Banyak perempuan mengalami pengalaman yang menyakitkan: diperlakukan dengan sangat baik oleh seorang pria, hanya untuk kemudian ditinggalkan tanpa penjelasan, sebuah fenomena yang dikenal sebagai *ghosting*. Perlakuan manis tersebut seringkali membuat korban terlena dan tidak menduga akan berakhir dengan penolakan yang begitu menyakitkan. Mengapa pria bersikap demikian sebelum menghilang?
Fenomena *ghosting* ini semakin marak terjadi di era digital saat ini. Kehadiran media sosial dan aplikasi kencan mempermudah interaksi, namun juga mempermudah penghilangan diri tanpa konsekuensi langsung.
Ketakutan Menghadapi Konflik dan Penolakan
Menurut Lucy Rowett, pelatih seks dan hubungan, perilaku manis sebelum *ghosting* sering berakar dari ketidakmampuan menghadapi konflik dan ketakutan menyakiti perasaan orang lain.

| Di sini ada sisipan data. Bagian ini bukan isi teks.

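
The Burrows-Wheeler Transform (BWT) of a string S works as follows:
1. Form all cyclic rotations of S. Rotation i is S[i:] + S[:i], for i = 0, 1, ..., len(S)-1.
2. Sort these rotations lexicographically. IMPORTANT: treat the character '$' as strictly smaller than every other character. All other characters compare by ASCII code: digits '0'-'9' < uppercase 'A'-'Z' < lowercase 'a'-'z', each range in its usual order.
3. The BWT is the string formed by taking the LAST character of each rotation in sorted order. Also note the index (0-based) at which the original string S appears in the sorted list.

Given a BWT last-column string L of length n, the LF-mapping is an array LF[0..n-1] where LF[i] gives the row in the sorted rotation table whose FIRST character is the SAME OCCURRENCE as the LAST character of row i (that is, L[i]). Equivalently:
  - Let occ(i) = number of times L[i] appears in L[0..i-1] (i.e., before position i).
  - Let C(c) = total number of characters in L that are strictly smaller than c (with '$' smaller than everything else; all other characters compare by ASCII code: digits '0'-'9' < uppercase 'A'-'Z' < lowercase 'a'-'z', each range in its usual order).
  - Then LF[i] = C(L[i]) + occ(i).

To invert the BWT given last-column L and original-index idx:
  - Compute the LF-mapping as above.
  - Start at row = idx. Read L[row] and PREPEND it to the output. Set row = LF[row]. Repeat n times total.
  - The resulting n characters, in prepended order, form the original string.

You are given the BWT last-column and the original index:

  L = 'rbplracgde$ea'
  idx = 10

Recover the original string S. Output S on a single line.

Answer: parcelbadger$

Derivation:
LF mapping: 11 3 10 9 12 1 4 8 5 6 0 7 2
Walk LF starting at row 10, prepending L[row]:
  step 1: row=10, L[10]='$', prepend. Next row=LF[10]=0
  step 2: row=0, L[0]='r', prepend. Next row=LF[0]=11
  step 3: row=11, L[11]='e', prepend. Next row=LF[11]=7
  step 4: row=7, L[7]='g', prepend. Next row=LF[7]=8
  step 5: row=8, L[8]='d', prepend. Next row=LF[8]=5
  step 6: row=5, L[5]='a', prepend. Next row=LF[5]=1
  step 7: row=1, L[1]='b', prepend. Next row=LF[1]=3
  step 8: row=3, L[3]='l', prepend. Next row=LF[3]=9
  step 9: row=9, L[9]='e', prepend. Next row=LF[9]=6
  step 10: row=6, L[6]='c', prepend. Next row=LF[6]=4
  step 11: row=4, L[4]='r', prepend. Next row=LF[4]=12
  step 12: row=12, L[12]='a', prepend. Next row=LF[12]=2
  step 13: row=2, L[2]='p', prepend. Next row=LF[2]=10
Reversed output: parcelbadger$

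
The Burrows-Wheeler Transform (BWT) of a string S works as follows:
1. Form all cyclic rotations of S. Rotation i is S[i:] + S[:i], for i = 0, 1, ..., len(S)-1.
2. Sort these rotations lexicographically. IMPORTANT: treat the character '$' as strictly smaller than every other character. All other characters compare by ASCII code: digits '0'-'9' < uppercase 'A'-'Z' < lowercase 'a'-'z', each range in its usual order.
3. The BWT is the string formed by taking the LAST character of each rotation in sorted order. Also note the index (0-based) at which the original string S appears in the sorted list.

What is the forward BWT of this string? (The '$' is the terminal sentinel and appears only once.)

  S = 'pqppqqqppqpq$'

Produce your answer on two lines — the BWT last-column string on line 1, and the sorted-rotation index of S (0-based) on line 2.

All 13 rotations (rotation i = S[i:]+S[:i]):
  rot[0] = pqppqqqppqpq$
  rot[1] = qppqqqppqpq$p
  rot[2] = ppqqqppqpq$pq
  rot[3] = pqqqppqpq$pqp
  rot[4] = qqqppqpq$pqpp
  rot[5] = qqppqpq$pqppq
  rot[6] = qppqpq$pqppqq
  rot[7] = ppqpq$pqppqqq
  rot[8] = pqpq$pqppqqqp
  rot[9] = qpq$pqppqqqpp
  rot[10] = pq$pqppqqqppq
  rot[11] = q$pqppqqqppqp
  rot[12] = $pqppqqqppqpq
Sorted (with $ < everything):
  sorted[0] = $pqppqqqppqpq  (last char: 'q')
  sorted[1] = ppqpq$pqppqqq  (last char: 'q')
  sorted[2] = ppqqqppqpq$pq  (last char: 'q')
  sorted[3] = pq$pqppqqqppq  (last char: 'q')
  sorted[4] = pqppqqqppqpq$  (last char: '$')
  sorted[5] = pqpq$pqppqqqp  (last char: 'p')
  sorted[6] = pqqqppqpq$pqp  (last char: 'p')
  sorted[7] = q$pqppqqqppqp  (last char: 'p')
  sorted[8] = qppqpq$pqppqq  (last char: 'q')
  sorted[9] = qppqqqppqpq$p  (last char: 'p')
  sorted[10] = qpq$pqppqqqpp  (last char: 'p')
  sorted[11] = qqppqpq$pqppq  (last char: 'q')
  sorted[12] = qqqppqpq$pqpp  (last char: 'p')
Last column: qqqq$pppqppqp
Original string S is at sorted index 4

Answer: qqqq$pppqppqp
4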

Banyak orang, kata Rowett, tidak terlatih dalam cara menolak dengan baik dan santun. Akibatnya, mereka memilih menghilang daripada menghadapi situasi yang mungkin menimbulkan konflik atau rasa sakit bagi pihak lain.
Penyangkalan dan Sabotase Hubungan
Pria yang *ghosting* seringkali menunjukkan sikap baik menjelang akhir hubungan. Ini bukan tanda cinta sejati, melainkan bentuk penyangkalan terhadap konflik yang akan datang.
Banyak yang secara tidak sadar menyabotase hubungan agar pasangannya yang mengakhiri hubungan tersebut. Mereka menghindari tanggung jawab atas keputusan untuk mengakhiri hubungan.
Ketidakmampuan berkomunikasi secara efektif juga menjadi faktor utama. Banyak yang belum menguasai keterampilan komunikasi yang dibutuhkan dalam hubungan romantis. Perbedaan gender juga berperan; pria seringkali tidak mendapatkan pelatihan relasional yang sama dengan perempuan.
Harapan Palsu dan Usaha Terakhir
Alasan lain yang dikemukakan Rowett adalah harapan palsu yang ditanamkan pria pada dirinya sendiri.
Perilaku manis menjelang *ghosting* seringkali merupakan usaha terakhir untuk menutupi perasaan sebenarnya. Mereka berharap perlakuan baik akan mengubah situasi, meskipun sebenarnya mereka sudah memutuskan untuk mengakhiri hubungan.
Kesimpulannya, *ghosting* merupakan fenomena kompleks yang melibatkan berbagai faktor psikologis dan sosial. Ketakutan akan konflik, ketidakmampuan berkomunikasi, dan harapan palsu seringkali menjadi pendorong perilaku ini. Memahami faktor-faktor ini penting untuk membantu baik korban maupun pelaku *ghosting* untuk membangun hubungan yang lebih sehat dan bertanggung jawab di masa mendatang. Lebih banyak pendidikan tentang keterampilan komunikasi dan pengelolaan emosi dalam hubungan romantis dapat membantu mengurangi kejadian *ghosting* yang menyakitkan ini.